Swift, hayatının sonlarına doğru, gittikçe kötüleşen zihnî bir hastalığa yakalandı. Swift'in karakterini, mezarının, kendisinin yazdırdığı kitabesindeki şu sözler kadar hiçbir şey anlatmaz:
“Burada, vahşi haksızlıklar karşısında kalbi parça parça olan biri yatıyor”
Kaynak: MsXLabs.org & 100 Büyük Roman
Başlıca KarakterlerSponsorlu Bağlantılar
- Lemuel Gulliver: Macera tutkunluğunun etkisi altında uzak ve egzotik ülkelere giden saf ve basit bir İngiliz cerrahı ve denizcisi.
- Liliput İmparatoru: Onbeş santimetre boyunda ve sadık tebalarının, kendisinden, kâinatın neşe ve terörü diye bahsettikleri kral.
- Flimnap: Liliput'un hilekâr, kurnaz ve kıskanç hazinedarı; Güliver'in, sarayda baş düşmanı olur.

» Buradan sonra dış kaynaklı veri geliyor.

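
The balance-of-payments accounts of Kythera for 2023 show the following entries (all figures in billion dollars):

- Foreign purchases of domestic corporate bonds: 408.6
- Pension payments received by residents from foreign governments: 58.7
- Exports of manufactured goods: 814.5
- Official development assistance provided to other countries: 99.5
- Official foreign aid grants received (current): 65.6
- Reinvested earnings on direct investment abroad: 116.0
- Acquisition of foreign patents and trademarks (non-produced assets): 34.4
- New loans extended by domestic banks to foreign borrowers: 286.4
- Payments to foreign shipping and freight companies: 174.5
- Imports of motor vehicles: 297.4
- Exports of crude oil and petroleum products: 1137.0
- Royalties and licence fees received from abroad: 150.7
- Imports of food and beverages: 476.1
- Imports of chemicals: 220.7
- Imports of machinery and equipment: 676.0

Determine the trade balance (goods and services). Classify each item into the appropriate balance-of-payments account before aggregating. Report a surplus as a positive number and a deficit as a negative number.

Goods: -220.7 - 476.1 + 814.5 - 676.0 + 1137.0 - 297.4 = 281.3
Services: 150.7 - 174.5 = -23.8
Trade balance = 281.3 + (-23.8) = 257.5
(Excluded from the trade balance — financial account: foreign purchases of domestic corporate bonds 408.6, new loans extended by domestic banks to foreign borrowers 286.4; secondary income: pension payments received by residents from foreign governments 58.7, official development assistance provided to other countries 99.5, official foreign aid grants received (current) 65.6; primary income: reinvested earnings on direct investment abroad 116.0; capital account: acquisition of foreign patents and trademarks (non-produced assets) 34.4.)

257.5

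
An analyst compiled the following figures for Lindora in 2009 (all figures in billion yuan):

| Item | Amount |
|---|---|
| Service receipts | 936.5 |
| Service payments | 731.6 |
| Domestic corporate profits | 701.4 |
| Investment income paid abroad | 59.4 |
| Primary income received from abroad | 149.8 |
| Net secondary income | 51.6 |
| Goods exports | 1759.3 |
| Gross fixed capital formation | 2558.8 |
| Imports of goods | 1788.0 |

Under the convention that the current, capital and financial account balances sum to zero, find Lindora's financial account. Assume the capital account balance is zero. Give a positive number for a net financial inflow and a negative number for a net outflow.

-318.2

Goods balance = 1759.3 - 1788.0 = -28.7
Services balance = 936.5 - 731.6 = 204.9
Trade balance (goods + services) = -28.7 + 204.9 = 176.2
Net primary income = 149.8 - 59.4 = 90.4
Net secondary income = 51.6
Current account = 176.2 + 90.4 + 51.6 = 318.2
Financial account = -(318.2) = -318.2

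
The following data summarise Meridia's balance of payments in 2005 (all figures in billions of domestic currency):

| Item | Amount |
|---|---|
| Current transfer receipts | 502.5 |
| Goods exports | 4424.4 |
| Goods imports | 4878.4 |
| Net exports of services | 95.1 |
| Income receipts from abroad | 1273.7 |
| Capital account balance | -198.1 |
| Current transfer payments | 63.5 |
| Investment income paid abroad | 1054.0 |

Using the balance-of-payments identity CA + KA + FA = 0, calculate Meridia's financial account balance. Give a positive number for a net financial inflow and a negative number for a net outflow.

Goods balance = 4424.4 - 4878.4 = -454.0
Services balance = 95.1
Trade balance (goods + services) = -454.0 + 95.1 = -358.9
Net primary income = 1273.7 - 1054.0 = 219.7
Net secondary income = 502.5 - 63.5 = 439.0
Current account = -358.9 + 219.7 + 439.0 = 299.8
Financial account = -(299.8 + (-198.1)) = -101.7

-101.7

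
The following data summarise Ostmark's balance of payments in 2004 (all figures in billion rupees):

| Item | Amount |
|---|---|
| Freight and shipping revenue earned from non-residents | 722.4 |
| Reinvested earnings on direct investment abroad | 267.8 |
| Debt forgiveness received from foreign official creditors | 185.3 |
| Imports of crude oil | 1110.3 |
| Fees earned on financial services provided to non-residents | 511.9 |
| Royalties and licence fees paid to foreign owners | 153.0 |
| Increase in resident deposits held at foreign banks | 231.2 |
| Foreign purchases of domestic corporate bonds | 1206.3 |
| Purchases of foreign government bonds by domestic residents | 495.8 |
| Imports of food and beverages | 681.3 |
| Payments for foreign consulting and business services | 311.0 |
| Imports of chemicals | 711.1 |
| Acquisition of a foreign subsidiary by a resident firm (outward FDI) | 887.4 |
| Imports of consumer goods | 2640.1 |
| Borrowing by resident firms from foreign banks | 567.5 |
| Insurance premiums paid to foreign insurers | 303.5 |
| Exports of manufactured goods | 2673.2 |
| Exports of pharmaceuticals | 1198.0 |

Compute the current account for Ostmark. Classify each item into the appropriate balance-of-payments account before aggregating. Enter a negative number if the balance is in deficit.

Goods: -1110.3 + 1198.0 + 2673.2 - 681.3 - 711.1 - 2640.1 = -1271.6
Services: -311.0 - 153.0 + 511.9 + 722.4 - 303.5 = 466.8
Primary income: 267.8
Current account = (-1271.6) + 466.8 + 267.8 = -537.0
(Excluded from the current account — capital account: debt forgiveness received from foreign official creditors 185.3; financial account: increase in resident deposits held at foreign banks 231.2, foreign purchases of domestic corporate bonds 1206.3, purchases of foreign government bonds by domestic residents 495.8, acquisition of a foreign subsidiary by a resident firm (outward FDI) 887.4, borrowing by resident firms from foreign banks 567.5.)

-537.0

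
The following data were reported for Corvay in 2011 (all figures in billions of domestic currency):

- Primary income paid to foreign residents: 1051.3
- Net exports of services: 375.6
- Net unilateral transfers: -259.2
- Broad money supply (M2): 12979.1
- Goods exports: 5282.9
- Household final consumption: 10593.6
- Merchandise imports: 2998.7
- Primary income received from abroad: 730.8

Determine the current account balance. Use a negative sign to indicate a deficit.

Goods balance = 5282.9 - 2998.7 = 2284.2
Services balance = 375.6
Trade balance (goods + services) = 2284.2 + 375.6 = 2659.8
Net primary income = 730.8 - 1051.3 = -320.5
Net secondary income = -259.2
Current account = 2659.8 + (-320.5) + (-259.2) = 2080.1

2080.1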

- Reldresal: Liliput'un özel işler Vekili; Güliver'in arkadaşı.
- Glumdalclitch: Brobdingnag'lı bir çiftçinin kızı; Güliver'le arkadaşlık kurar ve ona, küçük bir bebekmiş gibi şefkatle muamele eder.

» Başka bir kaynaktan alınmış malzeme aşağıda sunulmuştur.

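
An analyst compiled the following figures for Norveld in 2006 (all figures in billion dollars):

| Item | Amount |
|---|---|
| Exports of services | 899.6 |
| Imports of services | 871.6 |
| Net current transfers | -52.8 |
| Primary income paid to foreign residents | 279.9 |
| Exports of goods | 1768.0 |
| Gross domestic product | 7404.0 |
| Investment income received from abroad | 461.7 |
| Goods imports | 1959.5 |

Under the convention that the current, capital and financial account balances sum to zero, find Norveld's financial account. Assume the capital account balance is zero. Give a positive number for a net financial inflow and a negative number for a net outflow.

34.5

Goods balance = 1768.0 - 1959.5 = -191.5
Services balance = 899.6 - 871.6 = 28.0
Trade balance (goods + services) = -191.5 + 28.0 = -163.5
Net primary income = 461.7 - 279.9 = 181.8
Net secondary income = -52.8
Current account = -163.5 + 181.8 + (-52.8) = -34.5
Financial account = -(-34.5) = 34.5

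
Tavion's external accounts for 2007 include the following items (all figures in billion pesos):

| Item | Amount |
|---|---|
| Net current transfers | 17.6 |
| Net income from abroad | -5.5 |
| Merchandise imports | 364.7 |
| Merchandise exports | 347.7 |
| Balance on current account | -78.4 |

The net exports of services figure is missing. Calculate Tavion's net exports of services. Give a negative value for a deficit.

Current account = goods balance + services balance + net primary income + net secondary income
Sum of the known components = -4.9
Net exports of services = CA - (known components) = -78.4 - (-4.9) = -73.5

-73.5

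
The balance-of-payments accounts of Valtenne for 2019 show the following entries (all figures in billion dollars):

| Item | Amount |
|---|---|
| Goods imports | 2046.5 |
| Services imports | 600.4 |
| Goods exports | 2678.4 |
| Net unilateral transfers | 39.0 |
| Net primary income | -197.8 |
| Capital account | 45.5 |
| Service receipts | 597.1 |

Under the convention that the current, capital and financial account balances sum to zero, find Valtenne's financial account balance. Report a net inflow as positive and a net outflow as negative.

-515.3

Goods balance = 2678.4 - 2046.5 = 631.9
Services balance = 597.1 - 600.4 = -3.3
Trade balance (goods + services) = 631.9 + (-3.3) = 628.6
Net primary income = -197.8
Net secondary income = 39.0
Current account = 628.6 + (-197.8) + 39.0 = 469.8
Financial account = -(469.8 + 45.5) = -515.3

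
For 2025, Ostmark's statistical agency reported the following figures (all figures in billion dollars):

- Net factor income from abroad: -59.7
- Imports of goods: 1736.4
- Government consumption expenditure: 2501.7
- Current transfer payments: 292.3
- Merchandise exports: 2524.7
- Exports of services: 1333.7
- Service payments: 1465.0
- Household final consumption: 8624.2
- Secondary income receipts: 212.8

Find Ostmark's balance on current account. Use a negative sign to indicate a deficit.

517.8

Goods balance = 2524.7 - 1736.4 = 788.3
Services balance = 1333.7 - 1465.0 = -131.3
Trade balance (goods + services) = 788.3 + (-131.3) = 657.0
Net primary income = -59.7
Net secondary income = 212.8 - 292.3 = -79.5
Current account = 657.0 + (-59.7) + (-79.5) = 517.8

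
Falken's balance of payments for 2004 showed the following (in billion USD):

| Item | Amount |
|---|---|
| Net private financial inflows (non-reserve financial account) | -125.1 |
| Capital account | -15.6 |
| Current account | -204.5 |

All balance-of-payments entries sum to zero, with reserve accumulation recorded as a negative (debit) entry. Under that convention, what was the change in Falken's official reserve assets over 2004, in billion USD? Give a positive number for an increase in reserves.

-345.2

Official reserve transactions balance = -((-204.5) + (-15.6) + (-125.1)) = 345.2
An accumulation of reserves is recorded as a debit (negative entry), so the change in the stock of reserves is the negative of that balance.
Change in official reserves = -(345.2) = -345.2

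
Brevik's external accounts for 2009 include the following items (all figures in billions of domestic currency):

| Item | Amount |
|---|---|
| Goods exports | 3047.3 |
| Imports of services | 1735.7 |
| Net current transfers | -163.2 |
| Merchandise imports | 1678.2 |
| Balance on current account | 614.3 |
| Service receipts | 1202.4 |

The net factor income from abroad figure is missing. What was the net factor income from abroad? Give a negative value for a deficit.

Current account = goods balance + services balance + net primary income + net secondary income
Sum of the known components = 672.6
Net factor income from abroad = CA - (known components) = 614.3 - 672.6 = -58.3

-58.3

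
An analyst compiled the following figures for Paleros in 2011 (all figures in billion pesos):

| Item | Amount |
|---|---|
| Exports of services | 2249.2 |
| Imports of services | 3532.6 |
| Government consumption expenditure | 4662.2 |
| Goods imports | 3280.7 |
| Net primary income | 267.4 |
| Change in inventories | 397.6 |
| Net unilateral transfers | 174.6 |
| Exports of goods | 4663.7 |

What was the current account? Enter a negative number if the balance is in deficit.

Goods balance = 4663.7 - 3280.7 = 1383.0
Services balance = 2249.2 - 3532.6 = -1283.4
Trade balance (goods + services) = 1383.0 + (-1283.4) = 99.6
Net primary income = 267.4
Net secondary income = 174.6
Current account = 99.6 + 267.4 + 174.6 = 541.6

541.6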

- Brobdingnag Kralı: Barışsever olmasına rağmen bir orduya sahip bir dev.
- Lord Munodi: Evi ayakta durduğu ve tarlası mahsûl verdiği için Laputia sarayı ile arası iyi olmayan çalışkan bir Laputia'lı.
- Strulbrug'lar: Yegâne arzuları, ölmelerine müsaade edilmeleri olan mutsuz ölümsüzlerden (lâyemutlar) oluşan bir ırk.
- Yahoo'lar: Güliver'in kendilerinden olduğunu iddia eden ve maymuna benzeyen pis bir ırk.
- Houyhynhnm'ler: (VVhinnim okunur) Yahoo'ları yöneten mâkul ve nâzik atlardan oluşan bir ırk.
- Pedro de Mendez: Güliver'i, insanlıktan nefret etmesinden vazgeçirmeğe çalışan Portekizli nâzik bir kaptan.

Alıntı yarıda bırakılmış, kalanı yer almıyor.